そして、こうやって私が試行錯誤しながら書いた記事を読んでくださっている読者のあなた。

自分で気付くのは勇気がいることで、実際はとても難しいことなんです。

コミュ障弱小ブロガーこそ、オフラインのイベントで生まれ変われる。

目を合わせるということは、すごく怖いこと。

私自身も筆者のモモコグミカンパニーと同じで、長い間苦手なことから目をそらして生きてきたひとりです。

それでも勇気を出して顔を少し上げたら、どんなときでもきっと誰かが目を合わせようとしてくれているはず。

じゃあ、彼女はどのようにして顔を少し上げられるようになれたのか。

どんな道を歩んで、「目を合わせるということ」に立ち向かっていけるようになったのか。

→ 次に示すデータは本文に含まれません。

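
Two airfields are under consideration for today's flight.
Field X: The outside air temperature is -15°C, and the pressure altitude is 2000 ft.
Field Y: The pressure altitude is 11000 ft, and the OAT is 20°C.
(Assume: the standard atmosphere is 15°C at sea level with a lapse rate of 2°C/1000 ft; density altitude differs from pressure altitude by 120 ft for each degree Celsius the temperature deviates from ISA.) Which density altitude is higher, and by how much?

Field X: ISA temp = 11°C, deviation -26°C, DA = 2000 + 120 × (-26) = -1120 ft.
Field Y: ISA temp = -7°C, deviation +27°C, DA = 11000 + 120 × 27 = 14240 ft.
Field Y is higher by 14240 − (-1120) = 15360 ft.

Field Y by 15360 ft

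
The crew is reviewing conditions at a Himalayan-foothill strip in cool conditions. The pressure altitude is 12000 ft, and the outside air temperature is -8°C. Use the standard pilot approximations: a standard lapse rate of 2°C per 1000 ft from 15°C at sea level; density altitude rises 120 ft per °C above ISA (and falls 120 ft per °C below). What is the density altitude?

12120 ft

ISA temperature at 12000 ft = 15 − 2 × (12000/1000) = -9°C.
ISA deviation = -8 − (-9) = +1°C.
Density altitude = 12000 + 120 × (1) = 12000 + (+120) = 12120 ft.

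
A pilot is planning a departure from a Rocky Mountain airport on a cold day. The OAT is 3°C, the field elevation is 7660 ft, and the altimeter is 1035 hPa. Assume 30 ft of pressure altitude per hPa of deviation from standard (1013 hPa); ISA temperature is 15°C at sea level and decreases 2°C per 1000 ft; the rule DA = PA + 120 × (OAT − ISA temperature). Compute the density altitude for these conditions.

Pressure altitude = 7660 + (1013 − 1035) × 30 = 7660 + (-660) = 7000 ft.
ISA temperature at 7000 ft = 15 − 2 × (7000/1000) = 1°C.
ISA deviation = 3 − 1 = +2°C.
Density altitude = 7000 + 120 × (2) = 7240 ft.

7240 ft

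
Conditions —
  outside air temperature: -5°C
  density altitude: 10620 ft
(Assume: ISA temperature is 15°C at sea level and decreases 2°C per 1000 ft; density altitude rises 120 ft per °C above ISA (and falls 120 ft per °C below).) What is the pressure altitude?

10500 ft

DA = PA + 120 × (OAT − (15 − 2·PA/1000)) = PA + 120·OAT − 1800 + 0.24·PA = 1.24·PA + 120·OAT − 1800.
So 1.24·PA = 10620 − 120 × (-5) + 1800 = 13020.
PA = 13020 / 1.24 = 10500 ft.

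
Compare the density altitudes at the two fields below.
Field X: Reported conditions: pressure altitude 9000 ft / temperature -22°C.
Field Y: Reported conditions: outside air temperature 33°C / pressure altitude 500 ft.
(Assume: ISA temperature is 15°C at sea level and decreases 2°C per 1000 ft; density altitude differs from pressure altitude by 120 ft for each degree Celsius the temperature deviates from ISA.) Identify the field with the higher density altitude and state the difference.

Field X by 3940 ft

Field X: ISA temp = -3°C, deviation -19°C, DA = 9000 + 120 × (-19) = 6720 ft.
Field Y: ISA temp = 14°C, deviation +19°C, DA = 500 + 120 × 19 = 2780 ft.
Field X is higher by 6720 − 2780 = 3940 ft.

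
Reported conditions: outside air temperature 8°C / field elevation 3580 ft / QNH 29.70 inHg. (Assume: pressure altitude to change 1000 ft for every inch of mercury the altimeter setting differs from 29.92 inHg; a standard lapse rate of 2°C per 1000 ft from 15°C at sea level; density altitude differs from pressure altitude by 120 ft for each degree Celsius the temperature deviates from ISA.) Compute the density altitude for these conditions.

Pressure altitude = 3580 + (29.92 − 29.70) × 1000 = 3580 + (+220) = 3800 ft.
ISA temperature at 3800 ft = 15 − 2 × (3800/1000) = 7.4°C.
ISA deviation = 8 − 7.4 = +0.6°C.
Density altitude = 3800 + 120 × (0.6) = 3872 ft.

3872 ft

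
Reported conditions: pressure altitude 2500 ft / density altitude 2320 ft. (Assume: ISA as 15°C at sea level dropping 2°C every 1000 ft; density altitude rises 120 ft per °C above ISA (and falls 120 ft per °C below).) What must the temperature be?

Density altitude − pressure altitude = 2320 − 2500 = -180 ft.
At 120 ft/°C that is an ISA deviation of -180/120 = -1.5°C.
ISA temperature at 2500 ft = 15 − 2 × (2500/1000) = 10°C.
OAT = ISA + deviation = 10 + (-1.5) = 8.5°C.

8.5°C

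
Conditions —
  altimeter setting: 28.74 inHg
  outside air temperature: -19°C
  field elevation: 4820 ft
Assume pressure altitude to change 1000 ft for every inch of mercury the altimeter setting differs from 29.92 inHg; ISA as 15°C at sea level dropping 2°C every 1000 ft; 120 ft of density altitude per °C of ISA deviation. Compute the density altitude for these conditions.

Pressure altitude = 4820 + (29.92 − 28.74) × 1000 = 4820 + (+1180) = 6000 ft.
ISA temperature at 6000 ft = 15 − 2 × (6000/1000) = 3°C.
ISA deviation = -19 − 3 = -22°C.
Density altitude = 6000 + 120 × (-22) = 3360 ft.

3360 ft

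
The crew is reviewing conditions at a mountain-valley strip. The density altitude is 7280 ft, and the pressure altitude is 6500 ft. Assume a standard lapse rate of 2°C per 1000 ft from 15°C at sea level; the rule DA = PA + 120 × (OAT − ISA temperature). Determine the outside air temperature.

8.5°C

Density altitude − pressure altitude = 7280 − 6500 = +780 ft.
At 120 ft/°C that is an ISA deviation of 780/120 = +6.5°C.
ISA temperature at 6500 ft = 15 − 2 × (6500/1000) = 2°C.
OAT = ISA + deviation = 2 + (+6.5) = 8.5°C.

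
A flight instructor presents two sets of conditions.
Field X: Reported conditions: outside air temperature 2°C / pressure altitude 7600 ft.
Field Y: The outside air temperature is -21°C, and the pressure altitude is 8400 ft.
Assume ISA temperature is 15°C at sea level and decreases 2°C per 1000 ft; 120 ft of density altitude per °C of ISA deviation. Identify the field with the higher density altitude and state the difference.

Field X: ISA temp = -0.2°C, deviation +2.2°C, DA = 7600 + 120 × 2.2 = 7864 ft.
Field Y: ISA temp = -1.8°C, deviation -19.2°C, DA = 8400 + 120 × (-19.2) = 6096 ft.
Field X is higher by 7864 − 6096 = 1768 ft.

Field X by 1768 ft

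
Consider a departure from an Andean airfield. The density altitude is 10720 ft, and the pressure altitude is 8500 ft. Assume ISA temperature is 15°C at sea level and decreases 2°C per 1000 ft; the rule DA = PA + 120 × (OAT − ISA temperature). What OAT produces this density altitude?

Density altitude − pressure altitude = 10720 − 8500 = +2220 ft.
At 120 ft/°C that is an ISA deviation of 2220/120 = +18.5°C.
ISA temperature at 8500 ft = 15 − 2 × (8500/1000) = -2°C.
OAT = ISA + deviation = -2 + (+18.5) = 16.5°C.

16.5°C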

本書には、モモコグミカンパニーがBiSHとして活動する中で苦しみもがき、必死につかみ取った「ホンキになるための生き方」が凝縮されています。

アイドルとしての生き方というのは、一見「普通の生き方」に見えないかもしれません。

ですが、どんなに売れてるアイドルだってみんなと同じ人間であると、彼女は本書を通して本当の言葉で伝えてくれました。

あなたは、あなたのことを見てくれている人を見ていますか?

「目を合わせるということ」は、私たちがついつい忘れがちな孤独との向き合い方を教えてくれる本です。